Me pregunto si ella pensará un poco en mí, me pregunto si sabrá que yo sé que ella me ha humillado. Estoy firmemente convencido de que fue muy ligera en sus apreciaciones, que debió preguntarme por qué mis sobacos trascienden sus sentidos. Quizás esa única vez que la saludé con un besito en la mejilla, notó que de mi oreja salía un olor a huevos podridos. Estaba en tratamiento, tenía otitis y mal rayo me parta, pero ni un litro de Old Spice iba a disimular la fetidez. No quiero ponerme a su altura, pero una vez la vi bailando en traje típico para las olimpiadas de la empresa; no solo a mí me pareció aberrante ver cómo se le colgaban las dos tetas hasta el suelo. Que yo sepa, nadie la ha criticado en una junta por eso.
Y yo sigo poniéndole cosas a sus bocadillos. Falta poco para que se celebre el intercambio de regalos. No quiero que se enferme de gravedad, pero sí que se pierda el intercambio, que se pierda inclusive la fiesta de fin de año. Por eso, le metí el abrasivo que empleo para limpiar las computadoras en el jugo que le mandé esta mañana. Solo un poquito, sin embargo, la estuve observando todo el día con gran asombro; su estómago debe ser de fierro. No fue una sola vez al baño, ni se quejó de nada, y eso que, según dicen, este potente limpiador es capaz de sacar el óxido de la hundida Covadonga de un solo plumazo.
Estos últimos días, la ciudad se ha vuelto insoportable.

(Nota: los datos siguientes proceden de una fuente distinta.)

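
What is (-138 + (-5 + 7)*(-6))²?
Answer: 22500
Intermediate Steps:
(-138 + (-5 + 7)*(-6))² = (-138 + 2*(-6))² = (-138 - 12)² = (-150)² = 22500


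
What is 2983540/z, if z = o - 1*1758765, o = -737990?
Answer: -596708/499351 ≈ -1.1950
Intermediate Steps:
z = -2496755 (z = -737990 - 1*1758765 = -737990 - 1758765 = -2496755)
2983540/z = 2983540/(-2496755) = 2983540*(-1/2496755) = -596708/499351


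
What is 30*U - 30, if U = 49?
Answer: 1440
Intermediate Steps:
30*U - 30 = 30*49 - 30 = 1470 - 30 = 1440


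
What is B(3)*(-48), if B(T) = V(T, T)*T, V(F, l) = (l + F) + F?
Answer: -1296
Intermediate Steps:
V(F, l) = l + 2*F (V(F, l) = (F + l) + F = l + 2*F)
B(T) = 3*T² (B(T) = (T + 2*T)*T = (3*T)*T = 3*T²)
B(3)*(-48) = (3*3²)*(-48) = (3*9)*(-48) = 27*(-48) = -1296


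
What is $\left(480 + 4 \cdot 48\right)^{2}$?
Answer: $451584$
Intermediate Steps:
$\left(480 + 4 \cdot 48\right)^{2} = \left(480 + 192\right)^{2} = 672^{2} = 451584$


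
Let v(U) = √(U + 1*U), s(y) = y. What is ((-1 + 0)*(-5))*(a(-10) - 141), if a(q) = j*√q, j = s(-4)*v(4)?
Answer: -705 - 80*I*√5 ≈ -705.0 - 178.89*I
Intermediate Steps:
v(U) = √2*√U (v(U) = √(U + U) = √(2*U) = √2*√U)
j = -8*√2 (j = -4*√2*√4 = -4*√2*2 = -8*√2 ≈ -11.314)
a(q) = -8*√2*√q (a(q) = (-8*√2)*√q = -8*√2*√q)
((-1 + 0)*(-5))*(a(-10) - 141) = ((-1 + 0)*(-5))*(-8*√2*√(-10) - 141) = (-1*(-5))*(-8*√2*I*√10 - 141) = 5*(-16*I*√5 - 141) = 5*(-141 - 16*I*√5) = -705 - 80*I*√5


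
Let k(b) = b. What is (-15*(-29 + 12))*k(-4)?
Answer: -1020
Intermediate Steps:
(-15*(-29 + 12))*k(-4) = -15*(-29 + 12)*(-4) = -15*(-17)*(-4) = 255*(-4) = -1020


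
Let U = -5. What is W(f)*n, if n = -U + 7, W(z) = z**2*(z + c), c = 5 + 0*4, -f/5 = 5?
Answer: -150000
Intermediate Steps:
f = -25 (f = -5*5 = -25)
c = 5 (c = 5 + 0 = 5)
W(z) = z**2*(5 + z) (W(z) = z**2*(z + 5) = z**2*(5 + z))
n = 12 (n = -1*(-5) + 7 = 5 + 7 = 12)
W(f)*n = ((-25)**2*(5 - 25))*12 = (625*(-20))*12 = -12500*12 = -150000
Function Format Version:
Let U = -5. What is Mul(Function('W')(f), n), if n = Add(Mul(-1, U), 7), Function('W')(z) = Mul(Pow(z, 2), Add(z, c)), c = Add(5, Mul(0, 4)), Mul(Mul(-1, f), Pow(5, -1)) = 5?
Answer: -150000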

El tráfico rezuma de gritos, humo mezclado con calor humano. Veo a la ciudad más sucia pero más brillante. ¿A qué se debe esta contradicción visual? Es Navidad, claro; todo parpadea, los letreros con vida propia son capaces de arrancarme el sueldo de las manos. Le voy a comprar una bolsa de dormir eléctrica a Beatriz. Guardo la secreta esperanza de que pueda electrocutarse. Pero luego desisto de intentar esa sucia jugarreta. Creo que con todos los polvos que le di, los brebajes y las cantidades ingentes de azúcar que se zampó es suficiente. Además, si no le pasó nada, quiere decir que perdí. Es bueno tener un contrincante adecuado para aprender que hay que retirarse a tiempo.

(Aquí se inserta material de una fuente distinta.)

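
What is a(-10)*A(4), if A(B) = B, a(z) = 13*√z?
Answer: 52*I*√10 ≈ 164.44*I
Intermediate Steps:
a(-10)*A(4) = (13*√(-10))*4 = (13*(I*√10))*4 = (13*I*√10)*4 = 52*I*√10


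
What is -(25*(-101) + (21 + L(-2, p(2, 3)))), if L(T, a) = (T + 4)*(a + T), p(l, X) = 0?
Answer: 2508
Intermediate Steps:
L(T, a) = (4 + T)*(T + a)
-(25*(-101) + (21 + L(-2, p(2, 3)))) = -(25*(-101) + (21 + ((-2)² + 4*(-2) + 4*0 - 2*0))) = -(-2525 + (21 + (4 - 8 + 0 + 0))) = -(-2525 + (21 - 4)) = -(-2525 + 17) = -1*(-2508) = 2508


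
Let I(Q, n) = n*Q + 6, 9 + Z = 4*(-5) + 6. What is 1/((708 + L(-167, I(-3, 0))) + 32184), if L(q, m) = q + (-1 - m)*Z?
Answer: 1/32886 ≈ 3.0408e-5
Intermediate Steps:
Z = -23 (Z = -9 + (4*(-5) + 6) = -9 + (-20 + 6) = -9 - 14 = -23)
I(Q, n) = 6 + Q*n (I(Q, n) = Q*n + 6 = 6 + Q*n)
L(q, m) = 23 + q + 23*m (L(q, m) = q + (-1 - m)*(-23) = q + (23 + 23*m) = 23 + q + 23*m)
1/((708 + L(-167, I(-3, 0))) + 32184) = 1/((708 + (23 - 167 + 23*(6 - 3*0))) + 32184) = 1/((708 + (23 - 167 + 23*(6 + 0))) + 32184) = 1/((708 + (23 - 167 + 23*6)) + 32184) = 1/((708 + (23 - 167 + 138)) + 32184) = 1/((708 - 6) + 32184) = 1/(702 + 32184) = 1/32886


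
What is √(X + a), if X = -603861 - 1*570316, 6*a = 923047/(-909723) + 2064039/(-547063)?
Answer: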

Entonces mi tributo será ese, una canastita de Heno de Pravia. Ahora admiro esas tripas invencibles, no por algo Beatriz maneja esa ancha cadera, esa inmensa panza; los venenos al recorrer tremendos tubos deben olvidarse de hacer efecto. Su duodeno debe contener una singularidad. La hora ha llegado; en la oficina, todos van hacia el comedor, la hora de repartirse los regalos ha llegado. Entre el gentío alcanzo a ver a Papá Noel sentado en el árbol. Muchos compañeros se han disfrazado hoy para amenizar el ambiente; estoy afeitado, limpio, no hay clases, así que he llegado al trabajo con tiempo, descansado, oliendo a lavanda.

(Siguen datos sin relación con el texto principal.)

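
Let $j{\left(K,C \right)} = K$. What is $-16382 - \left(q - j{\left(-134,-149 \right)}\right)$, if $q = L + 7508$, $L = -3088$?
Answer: $-20936$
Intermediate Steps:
$q = 4420$ ($q = -3088 + 7508 = 4420$)
$-16382 - \left(q - j{\left(-134,-149 \right)}\right) = -16382 - \left(4420 - -134\right) = -16382 - \left(4420 + 134\right) = -16382 - 4554 = -20936$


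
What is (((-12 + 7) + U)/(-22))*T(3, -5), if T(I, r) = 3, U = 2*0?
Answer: 15/22 ≈ 0.68182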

Todos son llamados por sus nombres, sacan un papelito para que salgas al frente, entregas tu regalo, después te dan el tuyo. ¿No es bonito?, Alfredo “Chucho” López dice el mío. No veo a Beatriz todavía. Sofía, una chica simpática de Contabilidad, me entrega mi regalo, una crema de ron. Se nota que se tomó sus cuatro segundos para escogerlo. Yo hubiera querido en verdad un robot que se convierta en tiranosaurio y que toque metal. Besito por aquí, besito por allá, aplausos, es mi turno, digo Beatriz, no la veo, aprieto mi paquete, el Papá Noel avanza alegre hacia mí, al principio no entiendo, de pronto, despacio, Santa Claus se bambolea, la gente se mata de risa, se cae. Es Beatriz, tras su gorra, veo sus ojos rojos, esa sustancia amarilla que le sale por la nariz, su barba blanca se mancha con un vómito pestilente, me arrodillo ante ella, vienen tras de mí para ayudarla, le sacan la gorra, hay gritos, piden un doctor, un hedor maldito llena la sala. Aterrorizado me levanto, a trancas y barrancas llego al baño, abro el grifo. Un chorro helado sobre mis cabellos no me permite escuchar el grito ronco de Beatriz ahogándose en sus propios ácidos y caldos estomacales.